Student Who Vandalised Picasso Painting At Tate Modern Jailed


An architecture student who caused over £350,000 damage to a Picasso painting at Tate Modern has been jailed for eighteen months. 

Gallery visitors ran for safety as Massey pulled the painting from the wall

Shakeel Ryan Massey, 20, punched a hole in a £20 million portrait of his muse Dora Maar in a bid for his “fifteen minutes of fame”. Massey prepared himself for the premeditative attack on the valuable artwork with metal padlocks and carefully wrapped his hands in scarves in order to smash through a layer of toughened glass protecting ‘Bust Of A Woman’ on 28 December last year.

Gallery visitors ran for safety as Massey pulled the painting from the wall of the gallery and threw in on to the floor. He told a security guard that he was creating an art “performance” before being detained and arrested.

The prosecutor told the court: “He dropped his coat on the floor and rushed towards the painting, punching the artwork and causing the protective glass to smash and ripping the painting in the middle.” “It is difficult to conclude anything other than this offence was committed for the purpose of notoriety.”

“Apart from the fact you are just 20, I have no evidence before me that you were particularly naïve or particularly immature. “There is nothing to suggest you were anything other than 20-year-old seeking fame.”

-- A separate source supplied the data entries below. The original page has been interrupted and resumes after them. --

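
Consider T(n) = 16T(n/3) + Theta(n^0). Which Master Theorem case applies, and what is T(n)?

Master Theorem for T(n) = 16T(n/3) + O(n^0):

a = 16, b = 3, c = 0
log_b(a) = log_3(16) = 2.5237

Case 1: c = 0 < log_3(16) = 2.5237
T(n) = O(n^(log_3 16))

For T(n) = 16T(n/3) + O(n^0): log_3(16) = 2.5237. This is Case 1 of the Master Theorem (c < log_b(a), work dominated by leaves), giving O(n^(log_3 16)).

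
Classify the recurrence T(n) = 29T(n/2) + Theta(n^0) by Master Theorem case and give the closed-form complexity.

Master Theorem for T(n) = 29T(n/2) + O(n^0):

a = 29, b = 2, c = 0
log_b(a) = log_2(29) = 4.8580

Case 1: c = 0 < log_2(29) = 4.8580
T(n) = O(n^(log_2 29))

For T(n) = 29T(n/2) + O(n^0): log_2(29) = 4.8580. This is Case 1 of the Master Theorem (c < log_b(a), work dominated by leaves), giving O(n^(log_2 29)).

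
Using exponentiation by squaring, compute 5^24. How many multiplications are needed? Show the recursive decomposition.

Computing 5^24 by squaring (build up from 5^1; each line after the first costs one multiplication):

5^1 = 5
5^2 = (5^1)^2 = 5^2 = 25
5^3 = 5 * 5^2 = 5 * 25 = 125
5^6 = (5^3)^2 = 125^2 = 15625
5^12 = (5^6)^2 = 15625^2 = 244140625
5^24 = (5^12)^2 = 244140625^2 = 59604644775390625

Result: 59604644775390625
Multiplications needed: 5 (5 lines after 5^1)

5^24 = 59604644775390625. Using exponentiation by squaring, this requires 5 multiplications. The key idea: if the exponent is even, square the half-power; if odd, multiply by the base once.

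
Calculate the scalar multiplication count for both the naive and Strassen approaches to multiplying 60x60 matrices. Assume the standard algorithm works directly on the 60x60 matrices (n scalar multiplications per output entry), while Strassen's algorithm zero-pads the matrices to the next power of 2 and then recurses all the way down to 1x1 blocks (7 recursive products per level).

Matrix multiplication for 60x60 matrices:

Strassen's algorithm requires power-of-2 dimensions. Pad 60x60 to 64x64 (next power of 2).

Standard algorithm: 60^3 = 216000 multiplications
Strassen's algorithm: 7^(log2(64)) = 7^6 = 117649 multiplications
Savings: 216000 - 117649 = 98351 multiplications

Standard: 216000 multiplications (60^3). Strassen: 117649 multiplications (7^6, after padding to 64x64). Strassen reduces 8 recursive multiplications to 7 at each level.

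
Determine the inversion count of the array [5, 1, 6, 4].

Finding inversions in [5, 1, 6, 4]:

(0, 1): arr[0]=5 > arr[1]=1
(0, 3): arr[0]=5 > arr[3]=4
(2, 3): arr[2]=6 > arr[3]=4

Total inversions: 3

The array has 3 inversion(s): (0,1), (0,3), (2,3). Each pair (i,j) satisfies i < j and arr[i] > arr[j].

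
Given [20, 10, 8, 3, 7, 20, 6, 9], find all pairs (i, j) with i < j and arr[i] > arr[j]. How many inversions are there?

Finding inversions in [20, 10, 8, 3, 7, 20, 6, 9]:

(0, 1): arr[0]=20 > arr[1]=10
(0, 2): arr[0]=20 > arr[2]=8
(0, 3): arr[0]=20 > arr[3]=3
(0, 4): arr[0]=20 > arr[4]=7
(0, 6): arr[0]=20 > arr[6]=6
(0, 7): arr[0]=20 > arr[7]=9
(1, 2): arr[1]=10 > arr[2]=8
(1, 3): arr[1]=10 > arr[3]=3
(1, 4): arr[1]=10 > arr[4]=7
(1, 6): arr[1]=10 > arr[6]=6
(1, 7): arr[1]=10 > arr[7]=9
(2, 3): arr[2]=8 > arr[3]=3
(2, 4): arr[2]=8 > arr[4]=7
(2, 6): arr[2]=8 > arr[6]=6
(4, 6): arr[4]=7 > arr[6]=6
(5, 6): arr[5]=20 > arr[6]=6
(5, 7): arr[5]=20 > arr[7]=9

Total inversions: 17

The array has 17 inversion(s): (0,1), (0,2), (0,3), (0,4), (0,6), (0,7), (1,2), (1,3), (1,4), (1,6), (1,7), (2,3), (2,4), (2,6), (4,6), (5,6), (5,7). Each pair (i,j) satisfies i < j and arr[i] > arr[j].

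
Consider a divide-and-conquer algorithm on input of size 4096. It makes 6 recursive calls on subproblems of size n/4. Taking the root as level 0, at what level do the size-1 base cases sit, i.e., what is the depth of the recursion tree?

For divide and conquer with division factor 4:

Problem sizes at each level:
Level 0: 4096
Level 1: 1024
Level 2: 256
Level 3: 64
Level 4: 16
Level 5: 4
Level 6: 1

The root is level 0 and the size-1 base case is level 6 (the tree spans levels 0 through 6, i.e. 7 levels counting the root), so the depth is the number of divisions: log_4(4096) = 6

The recursion tree depth is log_4(4096) = 6. At each level, the problem size is divided by 4, so it takes 6 divisions to reduce to a base case of size 1. The algorithm makes 6 recursive calls at each level.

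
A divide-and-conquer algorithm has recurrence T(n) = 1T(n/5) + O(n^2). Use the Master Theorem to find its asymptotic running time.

Master Theorem for T(n) = 1T(n/5) + O(n^2):

a = 1, b = 5, c = 2
log_b(a) = log_5(1) = 0.0000

Case 3: c = 2 > log_5(1) = 0.0000
T(n) = O(n^2) = O(n^2)

For T(n) = 1T(n/5) + O(n^2): log_5(1) = 0.0000. This is Case 3 of the Master Theorem (c > log_b(a), work dominated by root), giving O(n^2).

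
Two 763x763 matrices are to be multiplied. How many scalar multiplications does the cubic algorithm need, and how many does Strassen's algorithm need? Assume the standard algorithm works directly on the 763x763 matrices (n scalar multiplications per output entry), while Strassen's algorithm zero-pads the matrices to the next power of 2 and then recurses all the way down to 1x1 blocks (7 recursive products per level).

Matrix multiplication for 763x763 matrices:

Strassen's algorithm requires power-of-2 dimensions. Pad 763x763 to 1024x1024 (next power of 2).

Standard algorithm: 763^3 = 444194947 multiplications
Strassen's algorithm: 7^(log2(1024)) = 7^10 = 282475249 multiplications
Savings: 444194947 - 282475249 = 161719698 multiplications

Standard: 444194947 multiplications (763^3). Strassen: 282475249 multiplications (7^10, after padding to 1024x1024). Strassen reduces 8 recursive multiplications to 7 at each level.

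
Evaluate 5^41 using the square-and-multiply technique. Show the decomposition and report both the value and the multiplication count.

Computing 5^41 by squaring (build up from 5^1; each line after the first costs one multiplication):

5^1 = 5
5^2 = (5^1)^2 = 5^2 = 25
5^4 = (5^2)^2 = 25^2 = 625
5^5 = 5 * 5^4 = 5 * 625 = 3125
5^10 = (5^5)^2 = 3125^2 = 9765625
5^20 = (5^10)^2 = 9765625^2 = 95367431640625
5^40 = (5^20)^2 = 95367431640625^2 = 9094947017729282379150390625
5^41 = 5 * 5^40 = 5 * 9094947017729282379150390625 = 45474735088646411895751953125

Result: 45474735088646411895751953125
Multiplications needed: 7 (7 lines after 5^1)

5^41 = 45474735088646411895751953125. Using exponentiation by squaring, this requires 7 multiplications. The key idea: if the exponent is even, square the half-power; if odd, multiply by the base once.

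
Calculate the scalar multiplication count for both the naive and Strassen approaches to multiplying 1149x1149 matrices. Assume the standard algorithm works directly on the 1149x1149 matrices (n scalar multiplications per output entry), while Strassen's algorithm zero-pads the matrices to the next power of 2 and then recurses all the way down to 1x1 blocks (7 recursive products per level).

Matrix multiplication for 1149x1149 matrices:

Strassen's algorithm requires power-of-2 dimensions. Pad 1149x1149 to 2048x2048 (next power of 2).

Standard algorithm: 1149^3 = 1516910949 multiplications
Strassen's algorithm: 7^(log2(2048)) = 7^11 = 1977326743 multiplications
Difference: 1516910949 - 1977326743 = -460415794 (Strassen uses MORE here due to padding overhead — for small or just-over-power-of-2 n, padding can outweigh the per-level savings)

Standard: 1516910949 multiplications (1149^3). Strassen: 1977326743 multiplications (7^11, after padding to 2048x2048). Strassen reduces 8 recursive multiplications to 7 at each level.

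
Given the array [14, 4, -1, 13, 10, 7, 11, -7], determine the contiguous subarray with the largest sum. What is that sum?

Using Kadane's algorithm on [14, 4, -1, 13, 10, 7, 11, -7]:

Scanning through the array:
Position 1 (value 4): max_ending_here = 18, max_so_far = 18
Position 2 (value -1): max_ending_here = 17, max_so_far = 18
Position 3 (value 13): max_ending_here = 30, max_so_far = 30
Position 4 (value 10): max_ending_here = 40, max_so_far = 40
Position 5 (value 7): max_ending_here = 47, max_so_far = 47
Position 6 (value 11): max_ending_here = 58, max_so_far = 58
Position 7 (value -7): max_ending_here = 51, max_so_far = 58

Maximum subarray: [14, 4, -1, 13, 10, 7, 11]
Maximum sum: 58

The maximum subarray is [14, 4, -1, 13, 10, 7, 11] with sum 58. This subarray runs from index 0 to index 6.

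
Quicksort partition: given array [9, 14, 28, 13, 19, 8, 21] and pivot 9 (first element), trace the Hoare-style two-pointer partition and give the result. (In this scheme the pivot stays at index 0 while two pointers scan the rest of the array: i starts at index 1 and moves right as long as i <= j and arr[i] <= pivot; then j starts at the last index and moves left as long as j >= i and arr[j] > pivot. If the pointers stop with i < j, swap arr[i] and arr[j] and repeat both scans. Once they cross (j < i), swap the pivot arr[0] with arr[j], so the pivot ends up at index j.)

Hoare-style two-pointer partition with pivot = 9:

Initial array: [9, 14, 28, 13, 19, 8, 21]

Pointers start at i = 1, j = 6.
i stops at index 1 (arr[1]=14 > 9), j stops at index 5 (arr[5]=8 <= 9): swap arr[1] and arr[5], array becomes [9, 8, 28, 13, 19, 14, 21]
i ends at 2, j ends at 1: the pointers have crossed (j < i), so scanning stops.

Swap pivot arr[0] with arr[1] to place pivot at position 1: [8, 9, 28, 13, 19, 14, 21]
Pivot position: 1

After partitioning with pivot 9, the array becomes [8, 9, 28, 13, 19, 14, 21]. The pivot is placed at index 1. All elements to the left of the pivot are <= 9, and all elements to the right are > 9.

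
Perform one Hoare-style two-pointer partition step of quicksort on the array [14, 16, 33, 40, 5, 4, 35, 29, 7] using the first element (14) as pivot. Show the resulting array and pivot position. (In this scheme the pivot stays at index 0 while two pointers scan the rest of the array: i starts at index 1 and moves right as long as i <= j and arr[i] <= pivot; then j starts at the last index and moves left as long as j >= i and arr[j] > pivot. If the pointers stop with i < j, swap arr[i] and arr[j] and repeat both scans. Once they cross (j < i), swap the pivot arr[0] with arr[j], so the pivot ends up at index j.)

Hoare-style two-pointer partition with pivot = 14:

Initial array: [14, 16, 33, 40, 5, 4, 35, 29, 7]

Pointers start at i = 1, j = 8.
i stops at index 1 (arr[1]=16 > 14), j stops at index 8 (arr[8]=7 <= 14): swap arr[1] and arr[8], array becomes [14, 7, 33, 40, 5, 4, 35, 29, 16]
i stops at index 2 (arr[2]=33 > 14), j stops at index 5 (arr[5]=4 <= 14): swap arr[2] and arr[5], array becomes [14, 7, 4, 40, 5, 33, 35, 29, 16]
i stops at index 3 (arr[3]=40 > 14), j stops at index 4 (arr[4]=5 <= 14): swap arr[3] and arr[4], array becomes [14, 7, 4, 5, 40, 33, 35, 29, 16]
i ends at 4, j ends at 3: the pointers have crossed (j < i), so scanning stops.

Swap pivot arr[0] with arr[3] to place pivot at position 3: [5, 7, 4, 14, 40, 33, 35, 29, 16]
Pivot position: 3

After partitioning with pivot 14, the array becomes [5, 7, 4, 14, 40, 33, 35, 29, 16]. The pivot is placed at index 3. All elements to the left of the pivot are <= 14, and all elements to the right are > 14.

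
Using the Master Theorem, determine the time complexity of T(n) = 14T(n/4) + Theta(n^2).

Master Theorem for T(n) = 14T(n/4) + O(n^2):

a = 14, b = 4, c = 2
log_b(a) = log_4(14) = 1.9037

Case 3: c = 2 > log_4(14) = 1.9037
T(n) = O(n^2) = O(n^2)

For T(n) = 14T(n/4) + O(n^2): log_4(14) = 1.9037. This is Case 3 of the Master Theorem (c > log_b(a), work dominated by root), giving O(n^2).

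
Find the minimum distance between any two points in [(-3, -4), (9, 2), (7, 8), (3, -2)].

Computing all pairwise distances among 4 points:

d((-3, -4), (9, 2)) = 13.4164
d((-3, -4), (7, 8)) = 15.6205
d((-3, -4), (3, -2)) = 6.3246 <-- minimum
d((9, 2), (7, 8)) = 6.3246 <-- minimum
d((9, 2), (3, -2)) = 7.2111
d((7, 8), (3, -2)) = 10.7703

Minimum distance: 6.3246 (tie among 2 pairs: (-3, -4) and (3, -2); (9, 2) and (7, 8))

The minimum Euclidean distance is 6.3246. There is a tie: 2 pairs achieve this minimum — (-3, -4) and (3, -2); (9, 2) and (7, 8). Any of these is a valid closest pair. For 4 points, brute-force pairwise comparison is shown above. For large n, the divide-and-conquer algorithm (sort by x, recurse on halves, check the dividing strip) achieves O(n log n).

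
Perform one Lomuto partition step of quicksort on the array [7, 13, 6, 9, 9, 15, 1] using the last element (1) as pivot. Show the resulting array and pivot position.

Lomuto partition with pivot = 1:

Initial array: [7, 13, 6, 9, 9, 15, 1]

arr[0]=7 > 1: no swap
arr[1]=13 > 1: no swap
arr[2]=6 > 1: no swap
arr[3]=9 > 1: no swap
arr[4]=9 > 1: no swap
arr[5]=15 > 1: no swap

Place pivot at position 0: [1, 13, 6, 9, 9, 15, 7]
Pivot position: 0

After partitioning with pivot 1, the array becomes [1, 13, 6, 9, 9, 15, 7]. The pivot is placed at index 0. All elements to the left of the pivot are <= 1, and all elements to the right are > 1.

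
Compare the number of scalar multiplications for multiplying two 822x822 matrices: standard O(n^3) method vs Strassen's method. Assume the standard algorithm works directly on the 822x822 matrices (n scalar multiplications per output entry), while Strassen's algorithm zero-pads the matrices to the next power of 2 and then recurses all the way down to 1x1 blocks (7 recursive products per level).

Matrix multiplication for 822x822 matrices:

Strassen's algorithm requires power-of-2 dimensions. Pad 822x822 to 1024x1024 (next power of 2).

Standard algorithm: 822^3 = 555412248 multiplications
Strassen's algorithm: 7^(log2(1024)) = 7^10 = 282475249 multiplications
Savings: 555412248 - 282475249 = 272936999 multiplications

Standard: 555412248 multiplications (822^3). Strassen: 282475249 multiplications (7^10, after padding to 1024x1024). Strassen reduces 8 recursive multiplications to 7 at each level.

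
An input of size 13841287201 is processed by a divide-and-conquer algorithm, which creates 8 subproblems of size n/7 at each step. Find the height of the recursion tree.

For divide and conquer with division factor 7:

Problem sizes at each level:
Level 0: 13841287201
Level 1: 1977326743
Level 2: 282475249
Level 3: 40353607
Level 4: 5764801
Level 5: 823543
Level 6: 117649
Level 7: 16807
Level 8: 2401
Level 9: 343
Level 10: 49
Level 11: 7
Level 12: 1

The root is level 0 and the size-1 base case is level 12 (the tree spans levels 0 through 12, i.e. 13 levels counting the root), so the depth is the number of divisions: log_7(13841287201) = 12

The recursion tree depth is log_7(13841287201) = 12. At each level, the problem size is divided by 7, so it takes 12 divisions to reduce to a base case of size 1. The algorithm makes 8 recursive calls at each level.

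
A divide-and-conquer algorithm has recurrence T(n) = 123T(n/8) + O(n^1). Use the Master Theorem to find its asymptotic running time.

Master Theorem for T(n) = 123T(n/8) + O(n^1):

a = 123, b = 8, c = 1
log_b(a) = log_8(123) = 2.3142

Case 1: c = 1 < log_8(123) = 2.3142
T(n) = O(n^(log_8 123))

For T(n) = 123T(n/8) + O(n^1): log_8(123) = 2.3142. This is Case 1 of the Master Theorem (c < log_b(a), work dominated by leaves), giving O(n^(log_8 123)).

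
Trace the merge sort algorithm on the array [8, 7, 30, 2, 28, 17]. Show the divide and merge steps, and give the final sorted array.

Merge sort trace:

Split: [8, 7, 30, 2, 28, 17] -> [8, 7, 30] and [2, 28, 17]
  Split: [8, 7, 30] -> [8] and [7, 30]
    Split: [7, 30] -> [7] and [30]
    Merge: [7] + [30] -> [7, 30]
  Merge: [8] + [7, 30] -> [7, 8, 30]
  Split: [2, 28, 17] -> [2] and [28, 17]
    Split: [28, 17] -> [28] and [17]
    Merge: [28] + [17] -> [17, 28]
  Merge: [2] + [17, 28] -> [2, 17, 28]
Merge: [7, 8, 30] + [2, 17, 28] -> [2, 7, 8, 17, 28, 30]

Final sorted array: [2, 7, 8, 17, 28, 30]

The merge sort proceeds by recursively splitting the array and merging sorted halves.
After all merges, the sorted array is [2, 7, 8, 17, 28, 30].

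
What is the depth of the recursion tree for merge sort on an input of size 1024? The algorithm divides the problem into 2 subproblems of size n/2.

For divide and conquer with division factor 2:

Problem sizes at each level:
Level 0: 1024
Level 1: 512
Level 2: 256
Level 3: 128
Level 4: 64
Level 5: 32
Level 6: 16
Level 7: 8
Level 8: 4
Level 9: 2
Level 10: 1

The root is level 0 and the size-1 base case is level 10 (the tree spans levels 0 through 10, i.e. 11 levels counting the root), so the depth is the number of divisions: log_2(1024) = 10

The recursion tree depth is log_2(1024) = 10. At each level, the problem size is divided by 2, so it takes 10 divisions to reduce to a base case of size 1. The algorithm makes 2 recursive calls at each level.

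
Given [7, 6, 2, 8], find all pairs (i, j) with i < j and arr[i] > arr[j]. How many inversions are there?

Finding inversions in [7, 6, 2, 8]:

(0, 1): arr[0]=7 > arr[1]=6
(0, 2): arr[0]=7 > arr[2]=2
(1, 2): arr[1]=6 > arr[2]=2

Total inversions: 3

The array has 3 inversion(s): (0,1), (0,2), (1,2). Each pair (i,j) satisfies i < j and arr[i] > arr[j].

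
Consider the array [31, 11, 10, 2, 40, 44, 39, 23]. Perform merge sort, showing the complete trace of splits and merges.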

The lead Prosecutor, Ben Edwards told the court Massey entered the gallery just before 1 pm and spent around three minutes looking at the Picasso before launching the attack.

Picasso created Bust of a Woman in Paris in 1944. It is considered a good example of his work in a style that combines Cubism with surrealist overtones.

Sending him to prison and refusing to suspend the sentence, Judge Donne told Massey to reflect on the “pain” he has caused his family. “I have concluded without hesitation the impact upon the public, and the gravity of this offence, together with the need to deter others from this form of conduct requires the imposition of an immediate custodial sentence”, he said.

The gallery said the Picasso painting is now undergoing 18 months of restoration.